Mas, aos olhos desse temeroso governo, a TV aberta é "absolutamente responsável".
E Kleber Mendonça Filho é até elegante em suas narrativas.
Ele procura mostrar a realidade apenas de forma coerente, sem sensacionalismos nem castrações.
Se há violência, ela é apenas um aspecto da realidade conflituosa do enredo. O sexo, a mesma coisa.
Não é algo para influenciar alguém ou vender produtos.
As novelas vendem sexo, os programas policialescos vendem violência. E empurram a petizada para se tornar pervertida nessas duas situações.
O que está em jogo, na censura a Aquarius, brilhantemente protagonizado por Sônia Braga (que se identificou com a proposta do filme), é apenas uma retaliação política.
Marcelo Calero não gostou de ver o elenco e a equipe do filme expondo o que o ministro define como "divulgação negativa do Brasil".
No último Festival de Cannes, atores e diretor exibiram cartazes em inglês protestando contra o governo de Michel Temer.
Não era uma propaganda negativa do país, mas o protesto contra um governo claramente ilegítimo.
Além da censura, o governo Temer pretende mobilizar um lobby para impedir que o filme seja indicado para o Oscar de melhor filme estrangeiro.
A comissão para a escolha do filme brasileiro a tentar uma vaga nas indicações do Oscar já escolheu, entre seus membros, o crítico Marcos Petrucelli, que reprovou o protesto da equipe de Aquarius em Cannes.
Dois cineastas, Gabriel Mascaro, de Boi Neon, e Anna Muylaert, de Mãe Só Há Uma, se mostraram solidários a Kleber e decidiram não inscrever seus filmes na comissão.
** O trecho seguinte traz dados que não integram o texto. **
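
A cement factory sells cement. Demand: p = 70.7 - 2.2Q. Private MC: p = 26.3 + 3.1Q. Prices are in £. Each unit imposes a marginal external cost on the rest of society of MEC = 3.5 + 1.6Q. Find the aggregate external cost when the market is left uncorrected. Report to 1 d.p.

£85.5

Market equilibrium (private): 26.3 + 3.1Q = 70.7 - 2.2Q → Q_m = 8.3774.
Total external cost = ∫₀^{Q_m} (3.5 + 1.6Q) dQ = 3.5×8.3774 + ½×1.6×8.3774² = 85.4656.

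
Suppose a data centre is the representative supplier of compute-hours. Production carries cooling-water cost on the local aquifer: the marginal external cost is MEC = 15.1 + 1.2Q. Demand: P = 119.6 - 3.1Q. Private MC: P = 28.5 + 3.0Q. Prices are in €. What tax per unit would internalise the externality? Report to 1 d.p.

tax = €27.6 per unit

Social marginal cost = private MC + MEC = 43.6 + 4.2Q.
Set SMC = demand: 43.6 + 4.2Q = 119.6 - 3.1Q → Q* = 10.4110.
The Pigouvian tax equals MEC at Q*: 15.1 + 1.2×10.4110 = 27.5932.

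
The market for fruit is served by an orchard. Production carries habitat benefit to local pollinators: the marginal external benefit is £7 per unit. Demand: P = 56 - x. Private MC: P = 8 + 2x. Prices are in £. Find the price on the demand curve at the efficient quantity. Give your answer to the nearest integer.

P = £38

Social marginal cost = private MC − MEB = 1 + 2x.
Set SMC = demand: 1 + 2x = 56 - x → x* = 18.3333.
Consumer price on the demand curve at x*: 56 − 1×18.3333 = 37.6667.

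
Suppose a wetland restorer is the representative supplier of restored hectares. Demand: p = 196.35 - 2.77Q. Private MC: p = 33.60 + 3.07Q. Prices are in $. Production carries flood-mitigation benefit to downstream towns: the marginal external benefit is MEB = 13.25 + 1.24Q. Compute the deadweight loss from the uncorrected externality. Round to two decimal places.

Market equilibrium (private): 33.60 + 3.07Q = 196.35 - 2.77Q → Q_m = 27.8682.
Social marginal cost = private MC − MEB = 20.35 + 1.83Q.
Set SMC = demand: 20.35 + 1.83Q = 196.35 - 2.77Q → Q* = 38.2609.
The loss is the area between SMC and demand from Q* to Q_m; with linear curves that's a triangle of height MEB(Q_m).
DWL = ½ × 10.3927 × 47.8065 = 248.4193.

DWL = $248.42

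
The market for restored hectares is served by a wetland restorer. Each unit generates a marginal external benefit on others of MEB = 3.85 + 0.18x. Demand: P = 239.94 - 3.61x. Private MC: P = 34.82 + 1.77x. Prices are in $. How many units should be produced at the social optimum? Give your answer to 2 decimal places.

Social marginal cost = private MC − MEB = 30.97 + 1.59x.
Set SMC = demand: 30.97 + 1.59x = 239.94 - 3.61x → x* = 40.1865.

x* = 40.19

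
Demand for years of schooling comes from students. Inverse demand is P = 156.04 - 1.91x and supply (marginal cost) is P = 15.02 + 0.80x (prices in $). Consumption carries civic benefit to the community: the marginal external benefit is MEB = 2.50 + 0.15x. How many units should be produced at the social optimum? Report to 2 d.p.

Social marginal benefit = demand + MEB = 158.54 - 1.76x.
Set SMB = MC: 158.54 - 1.76x = 15.02 + 0.80x → x* = 56.0625.

x* = 56.06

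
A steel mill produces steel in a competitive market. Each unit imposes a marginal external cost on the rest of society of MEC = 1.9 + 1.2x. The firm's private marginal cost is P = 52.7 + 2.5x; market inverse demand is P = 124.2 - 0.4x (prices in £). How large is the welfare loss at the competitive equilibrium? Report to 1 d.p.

DWL = £120.9

Market equilibrium (private): 52.7 + 2.5x = 124.2 - 0.4x → x_m = 24.6552.
Social marginal cost = private MC + MEC = 54.6 + 3.7x.
Set SMC = demand: 54.6 + 3.7x = 124.2 - 0.4x → x* = 16.9756.
The loss is the area between SMC and demand from x* to x_m; with linear curves that's a triangle of height MEC(x_m).
DWL = ½ × 7.6796 × 31.4862 = 120.9007.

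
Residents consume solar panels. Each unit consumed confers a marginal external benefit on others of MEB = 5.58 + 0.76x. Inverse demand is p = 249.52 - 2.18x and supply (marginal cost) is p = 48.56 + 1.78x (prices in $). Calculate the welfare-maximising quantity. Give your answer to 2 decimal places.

Social marginal benefit = demand + MEB = 255.10 - 1.42x.
Set SMB = MC: 255.10 - 1.42x = 48.56 + 1.78x → x* = 64.5438.

x* = 64.54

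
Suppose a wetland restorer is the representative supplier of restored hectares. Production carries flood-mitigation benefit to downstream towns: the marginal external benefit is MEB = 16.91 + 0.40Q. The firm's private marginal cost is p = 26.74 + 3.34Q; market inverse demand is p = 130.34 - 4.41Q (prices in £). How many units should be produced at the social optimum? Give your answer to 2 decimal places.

Q* = 16.40

Social marginal cost = private MC − MEB = 9.83 + 2.94Q.
Set SMC = demand: 9.83 + 2.94Q = 130.34 - 4.41Q → Q* = 16.3959.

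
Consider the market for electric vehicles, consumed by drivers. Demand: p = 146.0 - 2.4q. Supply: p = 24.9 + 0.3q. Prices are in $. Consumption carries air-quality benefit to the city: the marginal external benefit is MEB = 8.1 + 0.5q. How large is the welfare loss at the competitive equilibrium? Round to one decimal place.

DWL = $211.8

Market equilibrium (private): 24.9 + 0.3q = 146.0 - 2.4q → q_m = 44.8519.
Social marginal benefit = demand + MEB = 154.1 - 1.9q.
Set SMB = MC: 154.1 - 1.9q = 24.9 + 0.3q → q* = 58.7273.
The welfare-loss triangle has base |q_m − q*| and height MEB(q_m) (the vertical gap between SMB and MC is zero at q* and MEB at q_m).
DWL = ½ × 13.8754 × 30.5259 = 211.7795.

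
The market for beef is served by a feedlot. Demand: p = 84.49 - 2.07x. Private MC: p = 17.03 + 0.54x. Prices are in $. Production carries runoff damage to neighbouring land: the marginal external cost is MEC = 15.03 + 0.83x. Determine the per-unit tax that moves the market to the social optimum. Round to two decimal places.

Social marginal cost = private MC + MEC = 32.06 + 1.37x.
Set SMC = demand: 32.06 + 1.37x = 84.49 - 2.07x → x* = 15.2413.
The Pigouvian tax equals MEC at x*: 15.03 + 0.83×15.2413 = 27.6803.

tax = $27.68 per unit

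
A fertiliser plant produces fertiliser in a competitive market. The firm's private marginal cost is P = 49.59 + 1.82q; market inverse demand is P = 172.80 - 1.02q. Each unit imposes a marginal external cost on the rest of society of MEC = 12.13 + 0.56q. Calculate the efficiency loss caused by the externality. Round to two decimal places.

Market equilibrium (private): 49.59 + 1.82q = 172.80 - 1.02q → q_m = 43.3838.
Social marginal cost = private MC + MEC = 61.72 + 2.38q.
Set SMC = demand: 61.72 + 2.38q = 172.80 - 1.02q → q* = 32.6706.
The welfare-loss triangle has base |q_m − q*| and height MEC(q_m) (the vertical gap between SMC and demand is zero at q* and MEC at q_m).
DWL = ½ × 10.7132 × 36.4249 = 195.1136.

DWL = 195.11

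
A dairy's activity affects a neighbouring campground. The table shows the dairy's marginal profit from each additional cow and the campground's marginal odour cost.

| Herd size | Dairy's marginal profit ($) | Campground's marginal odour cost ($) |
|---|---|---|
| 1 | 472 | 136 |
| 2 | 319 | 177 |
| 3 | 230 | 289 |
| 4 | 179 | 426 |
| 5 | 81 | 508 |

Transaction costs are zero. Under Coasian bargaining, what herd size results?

Bargaining reaches the level where marginal profit last exceeds marginal odour cost.
That holds through level 2 (319 ≥ 177) but not at 3 (230 < 289).

2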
Anna Muylaert já é ativista contra o governo de Michel Temer e uma das defensoras pela volta de Dilma Rousseff ao Governo Federal.
O verdadeiro motivo da censura a Aquarius é simplesmente esta.
Proibir que menores de 18 anos vejam o filme e se identifiquem com cineasta e atores que se mobilizaram contra o governo temeroso.
Muitos jovens de 15 a 17 anos são potenciais manifestantes que podem influir no desgaste de governos autoritários.
O filme poderia oferecer um diálogo para o público juvenil, já que o cinema de Kleber Mendonça Filho é um dos raros que estimulam o público a pensar.
Essa interação pode fazer os jovens questionarem ainda mais as coisas, a partir da temática do edifício Aquarius.
E, com isso, se unirem e se mobilizarem contra o governo Temer.
Esse é o medo que o governo temeroso sente diante do filme, que pode despertar os jovens a rediscutir o país e lutar contra seus retrocessos.
Daí a censura desmobilizadora feita pelos ministérios da Justiça e da Cultura do governo interino.